Consiglio comunale aperto sulla sanità a Mirandola, la lettera aperta ai sindaci del comitato per l’ospedale e delle associazioni
MIRANDOLA - Dopo il Consiglio Comunale Aperto del 2 luglio e il deludente comunicato stampa del Comune di Mirandola, arriva la lettera aperta ai sindaci della Bassa da parte del 'Comitato Salviamo l'ospedale della Bassa' e delle associazioni 'La Nostra Mirandola ODV' e 'Giardino Botanico La Pica ODV'.
Signore e signori sindaci della Bassa Modenese,
abbiamo seguito il consiglio comunale di Mirandola del 2 luglio (aperto ai cittadini solo per finta) e più che trovare risposte abbiamo accumulato domande.
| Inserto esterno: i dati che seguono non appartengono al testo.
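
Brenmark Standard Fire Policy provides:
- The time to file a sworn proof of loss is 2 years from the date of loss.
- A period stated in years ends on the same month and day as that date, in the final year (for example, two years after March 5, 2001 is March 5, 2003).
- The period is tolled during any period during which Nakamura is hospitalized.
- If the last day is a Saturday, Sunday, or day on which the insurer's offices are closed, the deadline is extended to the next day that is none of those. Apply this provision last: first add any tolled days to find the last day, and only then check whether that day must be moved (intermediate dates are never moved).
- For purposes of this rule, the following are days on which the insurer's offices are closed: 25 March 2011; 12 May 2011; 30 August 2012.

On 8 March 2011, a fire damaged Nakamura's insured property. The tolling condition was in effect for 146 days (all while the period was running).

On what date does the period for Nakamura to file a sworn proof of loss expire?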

Ve ne giriamo sette, con la speranza che risponderete ai cittadini senza frasi fatte e girotondi di parole.
1.
“I posti letto non sono un parametro per valutare gli ospedali e i servizi” (Altini ed altri). Solo che a Carpi se ne fanno di più e nella Bassa si tagliano. Parametrato a Carpi l’ospedale di dovrebbe avere 248 posti letto (su 300) oppure 214 (su 259). Ce ne hanno “promessi” 138, cioè poco più della metà. A noi sembra il metodo dei due pesi e due misure. vi sembra accettabile?
2.
A Mirandola ufficialmente (ora) dovrebbero esserci 130 posti letto. In Consiglio hanno ammesso che in realtà sono 98. Ne hanno promessi il 40% in più (138). A casa nostra 8 posti su 130 sono il 6%. Con una mano ce li hanno tolti. Con l’altra ce li regalano. dobbiamo applaudire o sentirci presi in giro?
3.
Non si fa l’ospedale unico baricentrico perché la viabilità costa troppo. Però i pazienti dovranno andare avanti e indietro tra Carpi e Mirandola. E’ così che si garantisce l’accessibilità dei servizi? Su questo punto nessun amministratore ha ancora preso posizione.
4.
Avete firmato un protocollo per un lavoro collegiale che in tre anni dovrebbe decidere cosa fare negli ospedali di Carpi e Mirandola. In realtà i contenuti dell’ospedale di Carpi sono già scritti nel bando. E quelli di Mirandola sono stati illustrati in Consiglio. Sono insufficienti, ma concreti. Quindi cosa resta al gruppo di lavoro sbandierato ai quattro venti? La tinteggiatura dei locali? La disposizione delle sedie?
5.
La dottoressa Ciancia ha affermato che Carpi e MIrandola non potranno mai essere ospedali dello stesso livello. Nel vostro protocollo avete scritto il contrario. Qual è la versione corretta? Conta la politica o decidono i tecnici da soli?
6.
Il dottor Altini ha sostenuto che con l’arrivo del nuovo ospedale di Carpi bisogna ripensare la rete ospedaliera provinciale: “con un oggetto di questa rilevanza cambia tutta la Provincia”. Per un ospedale che dovrebbe semplicemente sostituire il Ramazzini non è un dettaglio. Noi lo avevamo capito e denunciato. Ma la CTSS lo ha deciso o lo ha subito? A Modena ne sono consapevoli? Il nuovo ospedale di Carpi è di “sostituzione” (e allora non si vede perché cambiare la rete) o è il perno, la variabile indipendente di una nuova programmazione?
7.
Non ci sono i soldi. Qui siamo al gioco delle tre carte. I soldi compaiono e scompaiono a piacimento. Per la periferia non ci sono (15 milioni di investimento a Mirandola) e bisogna tagliare (pardon: riorganizzare). Per Carpi, Baggiovara e Policlinico ballano centinaia e centinaia di milioni (che ripagheremo a rate, magari tagliando servizi). Non sarebbe il caso di concentrarsi sul rifinanziamento della sanità pubblica, invece di rincorrere riordini male impostati e male distribuiti?